In the ‘60s, Highlands University hosted a speaker named George Lincoln Rockwell, then the head of the American Nazi Party. He spoke in a packed Sala de Madrid. Early in his speech, he told about how the press was determined to show him in a bad light. As he told about speeches he’d delivered across the country, he went through several facial expressions: a pout, a grimace, a smile, a chuckle, and a glare — he ran the gamut. He was demonstrating how photographers would purposely work on catching an expression that would show Rockwell with the most unflattering, satanic expression.
And as he presented his final facial manipulation, a camera flash went off.
And that bit of photographic timing demonstrated precisely what Rockwell had been talking about: photographers become quite selective in presenting Rockwell in the worst possible light. The full message Rockwell delivered received only sparse approval from the apprehensive audience that included Hispanics, blacks, Jews and Native Americans. Rockwell traveled with a bodyguard. He received many jeers for his remarks and said his life had been threatened numerous times.
Possibly the Optic photographer at the time failed to capture the right expression to use on the front page the next day, as Rockwell’s visage never appeared in the newspaper.
Incidentally, only about a year after delivering his hate speech at Highlands, Rockwell was assassinated, on Aug. 25, 1967, while leaving the Econowash laundromat at the Dominion Hills Shopping Center in Arlington, Va.
The Townhall Daily headlines that imply Hillary Clinton’s role as a spare-time axe murderess — make no mistake — are designed precisely to connote callousness and even a penchant for violence on the part of the Democratic front-runner for the presidency.
Do these instances of photographic cherry picking of faces actually help determine how voters will react at election time?
It’s not only right-wing outlets that try to sensationalize the news.
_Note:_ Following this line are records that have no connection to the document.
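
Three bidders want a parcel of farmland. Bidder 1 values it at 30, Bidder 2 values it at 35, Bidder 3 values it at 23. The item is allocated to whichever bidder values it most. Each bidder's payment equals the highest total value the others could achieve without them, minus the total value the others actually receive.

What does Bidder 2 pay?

Bidder 2 has the highest value and receives the item.
Without Bidder 2, the item would go to the next-highest value, 30, so the others could achieve 30.
With Bidder 2 present and winning, the others receive nothing, so their total is 0.
Payment = 30 - 0 = 30.

30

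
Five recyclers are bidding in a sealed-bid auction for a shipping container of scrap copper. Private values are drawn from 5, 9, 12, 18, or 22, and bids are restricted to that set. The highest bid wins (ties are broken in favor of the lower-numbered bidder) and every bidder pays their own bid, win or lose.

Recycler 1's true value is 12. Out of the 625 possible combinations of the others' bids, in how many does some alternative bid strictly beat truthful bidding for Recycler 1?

560

Others bid (5, 5, 5, 5): truth gives 0; bid 5 gives 7 > 0. Violating.
Others bid (5, 5, 5, 9): truth gives 0; bid 9 gives 3 > 0. Violating.
Others bid (5, 5, 5, 18): truth gives -12; bid 5 gives -5 > -12. Violating.
Others bid (5, 5, 5, 22): truth gives -12; bid 5 gives -5 > -12. Violating.
Others bid (5, 5, 5, 12): truth gives 0; no alternative beats it.
Others bid (5, 5, 9, 12): truth gives 0; no alternative beats it.
(Checking all 625 profiles: 560 have a profitable deviation, 65 do not.)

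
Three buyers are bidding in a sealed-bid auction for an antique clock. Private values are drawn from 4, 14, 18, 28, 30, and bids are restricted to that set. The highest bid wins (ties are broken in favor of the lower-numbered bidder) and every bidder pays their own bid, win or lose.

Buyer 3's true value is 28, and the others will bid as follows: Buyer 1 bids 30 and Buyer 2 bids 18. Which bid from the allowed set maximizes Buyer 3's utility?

Bid 4: loses but pays 4, utility -4.
Bid 14: loses but pays 14, utility -14.
Bid 18: loses but pays 18, utility -18.
Bid 28: loses but pays 28, utility -28.
Bid 30: loses but pays 30, utility -30.
The best choice is 4 with utility -4.

4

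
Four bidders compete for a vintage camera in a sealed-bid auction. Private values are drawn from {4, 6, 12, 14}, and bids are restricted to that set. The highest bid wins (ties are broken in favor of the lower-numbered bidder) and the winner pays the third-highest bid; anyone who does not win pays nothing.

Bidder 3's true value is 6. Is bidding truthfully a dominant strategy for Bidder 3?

No

Consider the case where Bidder 1 bids 4, Bidder 2 bids 4 and Bidder 4 bids 12.
Truthful bid 6: loses, pays 0, utility 0.
Bid 12 instead: wins, pays 4, utility 6 - 4 = 2.
Since 2 > 0, bidding 12 is strictly better here, so truthful bidding is not dominant.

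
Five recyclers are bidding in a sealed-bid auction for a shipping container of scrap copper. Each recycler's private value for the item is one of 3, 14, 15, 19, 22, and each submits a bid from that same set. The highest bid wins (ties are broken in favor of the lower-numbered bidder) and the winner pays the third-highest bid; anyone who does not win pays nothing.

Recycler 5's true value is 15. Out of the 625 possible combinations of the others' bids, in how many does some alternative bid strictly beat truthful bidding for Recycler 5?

Others bid (3, 3, 3, 15): truth gives 0; bid 19 gives 12 > 0. Violating.
Others bid (3, 3, 3, 19): truth gives 0; bid 22 gives 12 > 0. Violating.
Others bid (3, 3, 14, 15): truth gives 0; bid 19 gives 1 > 0. Violating.
Others bid (3, 3, 14, 19): truth gives 0; bid 22 gives 1 > 0. Violating.
Others bid (3, 3, 3, 3): truth gives 12; no alternative beats it.
Others bid (3, 3, 3, 14): truth gives 12; no alternative beats it.
(Checking all 625 profiles: 64 have a profitable deviation, 561 do not.)

64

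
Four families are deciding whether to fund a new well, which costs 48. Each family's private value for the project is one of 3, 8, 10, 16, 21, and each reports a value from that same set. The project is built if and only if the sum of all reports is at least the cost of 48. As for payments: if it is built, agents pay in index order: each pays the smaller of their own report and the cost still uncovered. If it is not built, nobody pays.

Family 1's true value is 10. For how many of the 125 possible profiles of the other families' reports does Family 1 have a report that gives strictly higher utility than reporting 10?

Others report (3, 16, 21): truth gives 0; report 8 gives 2 > 0. Violating.
Others report (3, 21, 16): truth gives 0; report 8 gives 2 > 0. Violating.
Others report (3, 21, 21): truth gives 0; report 3 gives 7 > 0. Violating.
Others report (8, 16, 16): truth gives 0; report 8 gives 2 > 0. Violating.
Others report (3, 3, 3): truth gives 0; no alternative beats it.
Others report (3, 3, 8): truth gives 0; no alternative beats it.
(Checking all 125 profiles: 44 have a profitable deviation, 81 do not.)

44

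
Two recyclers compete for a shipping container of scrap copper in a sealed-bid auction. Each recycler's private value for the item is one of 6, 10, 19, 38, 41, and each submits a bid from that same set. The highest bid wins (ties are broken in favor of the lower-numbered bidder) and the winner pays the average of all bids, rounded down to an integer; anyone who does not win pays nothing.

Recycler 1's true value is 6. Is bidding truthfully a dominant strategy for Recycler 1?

Check each profile of the others' bids and compare truth against every alternative bid.
Others bid (10): truth gives 0, best alternative gives -4.
Others bid (6): truth gives 0, best alternative gives -2.
Others bid (19): truth gives 0, best alternative gives 0.
Others bid (38): truth gives 0, best alternative gives 0.
Others bid (41): truth gives 0, best alternative gives 0.
In every case the truthful bid is at least as good as any alternative, so it is a dominant strategy.

Yes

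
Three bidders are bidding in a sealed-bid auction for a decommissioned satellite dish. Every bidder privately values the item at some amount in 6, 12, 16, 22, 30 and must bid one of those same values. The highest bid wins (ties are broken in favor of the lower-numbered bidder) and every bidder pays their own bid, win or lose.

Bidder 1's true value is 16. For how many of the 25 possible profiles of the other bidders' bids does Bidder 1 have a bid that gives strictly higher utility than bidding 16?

20

Others bid (6, 6): truth gives 0; bid 6 gives 10 > 0. Violating.
Others bid (6, 12): truth gives 0; bid 12 gives 4 > 0. Violating.
Others bid (6, 22): truth gives -16; bid 6 gives -6 > -16. Violating.
Others bid (6, 30): truth gives -16; bid 6 gives -6 > -16. Violating.
Others bid (6, 16): truth gives 0; no alternative beats it.
Others bid (12, 16): truth gives 0; no alternative beats it.
(Checking all 25 profiles: 20 have a profitable deviation, 5 do not.)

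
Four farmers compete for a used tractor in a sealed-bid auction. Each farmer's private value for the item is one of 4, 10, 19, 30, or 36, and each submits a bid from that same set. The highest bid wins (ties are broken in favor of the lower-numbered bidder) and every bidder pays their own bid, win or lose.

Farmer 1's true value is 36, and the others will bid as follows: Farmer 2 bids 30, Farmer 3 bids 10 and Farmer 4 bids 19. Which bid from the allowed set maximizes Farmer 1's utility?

30

Bid 4: loses but pays 4, utility -4.
Bid 10: loses but pays 10, utility -10.
Bid 19: loses but pays 19, utility -19.
Bid 30: wins, pays 30, utility 36 - 30 = 6.
Bid 36: wins, pays 36, utility 36 - 36 = 0.
The best choice is 30 with utility 6.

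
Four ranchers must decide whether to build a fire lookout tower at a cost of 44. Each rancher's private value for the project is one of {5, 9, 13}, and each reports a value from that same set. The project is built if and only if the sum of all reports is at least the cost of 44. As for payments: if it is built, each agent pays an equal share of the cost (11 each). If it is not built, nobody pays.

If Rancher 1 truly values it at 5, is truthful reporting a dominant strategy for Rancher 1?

Check each profile of the others' reports and compare truth against every alternative report.
Others report (9, 13, 13): truth gives 0, best alternative gives -6.
Others report (13, 9, 13): truth gives 0, best alternative gives -6.
Others report (13, 13, 9): truth gives 0, best alternative gives -6.
Others report (13, 13, 13): truth gives -6, best alternative gives -6.
Others report (5, 5, 5): truth gives 0, best alternative gives 0.
Others report (5, 5, 9): truth gives 0, best alternative gives 0.
(Remaining 21 profiles checked similarly; truth is weakly best in each.)
In every case the truthful report is at least as good as any alternative, so it is a dominant strategy.

Yes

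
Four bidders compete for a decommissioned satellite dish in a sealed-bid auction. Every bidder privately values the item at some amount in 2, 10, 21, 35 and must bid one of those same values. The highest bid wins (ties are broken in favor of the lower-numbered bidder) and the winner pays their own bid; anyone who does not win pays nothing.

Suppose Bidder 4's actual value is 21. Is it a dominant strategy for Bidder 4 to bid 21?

No

Consider the case where Bidder 1 bids 2, Bidder 2 bids 2 and Bidder 3 bids 2.
Truthful bid 21: wins, pays 21, utility 21 - 21 = 0.
Bid 10 instead: wins, pays 10, utility 21 - 10 = 11.
Since 11 > 0, bidding 10 is strictly better here, so truthful bidding is not dominant.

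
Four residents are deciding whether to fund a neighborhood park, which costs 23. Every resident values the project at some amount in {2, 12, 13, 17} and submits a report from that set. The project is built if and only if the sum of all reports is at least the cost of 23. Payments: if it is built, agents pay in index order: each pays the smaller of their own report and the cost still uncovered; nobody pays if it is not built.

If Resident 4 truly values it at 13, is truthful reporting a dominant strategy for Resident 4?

Yes

Check each profile of the others' reports and compare truth against every alternative report.
Others report (2, 12, 12): truth gives 13, best alternative gives 13.
Others report (2, 12, 13): truth gives 13, best alternative gives 13.
Others report (2, 12, 17): truth gives 13, best alternative gives 13.
Others report (2, 13, 12): truth gives 13, best alternative gives 13.
Others report (2, 13, 13): truth gives 13, best alternative gives 13.
Others report (2, 13, 17): truth gives 13, best alternative gives 13.
(Remaining 58 profiles checked similarly; truth is weakly best in each.)
In every case the truthful report is at least as good as any alternative, so it is a dominant strategy.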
Left-leaning groups also occasionally shoot anti-GOP darts at members of the Republican party.
The Townhall Daily, which arrives in millions of homes via computer, for example, led off a recent Wednesday’s stories with some of the following headlines: “Bernie Sanders, Lover of Genocidal Tyrants, is Anything But Cute”; “Union: Obama Threw Workers ‘Under the Bus’ in Keystone XL Decision”; “Ben Carson’s Violent Childhood Called into Question as Classmates Don’t Remember”; “Clinton Blatantly Deceives Democrats in Gun Control Fundraising Letter”; “My Trump Problem”; and “Clinton Panders to Families of Violent Criminals Ahead of Dem Debate.”
The final Townhall Daily headline refers to the slayings of Trayvon Martin and Martin Brown who, in isolated confrontations with police, died of gunshot wounds. Predictably, the Townhall Daily writer argued that the police who fired the fatal shots did so “because they feared for their lives” and “acted in self-defense.”
A comprehensive study conducted by graduate students at the University of Missouri School of Journalism around 2012 concluded — possibly to nobody’s surprise — that obviously slanted coverage of crime or other forms of law-breaking makes a bigger impression on people who are pre-disposed to feeling a certain way.
Accordingly, haters of Hillary are more likely to see the presidential candidate as one whose callousness would actually encourage violence against Carly Fiorina. And conversely, voters loyal to Hillary would see the photo of Hillary as one in which she simply smiles.
Objectivity? Does it even exist anymore?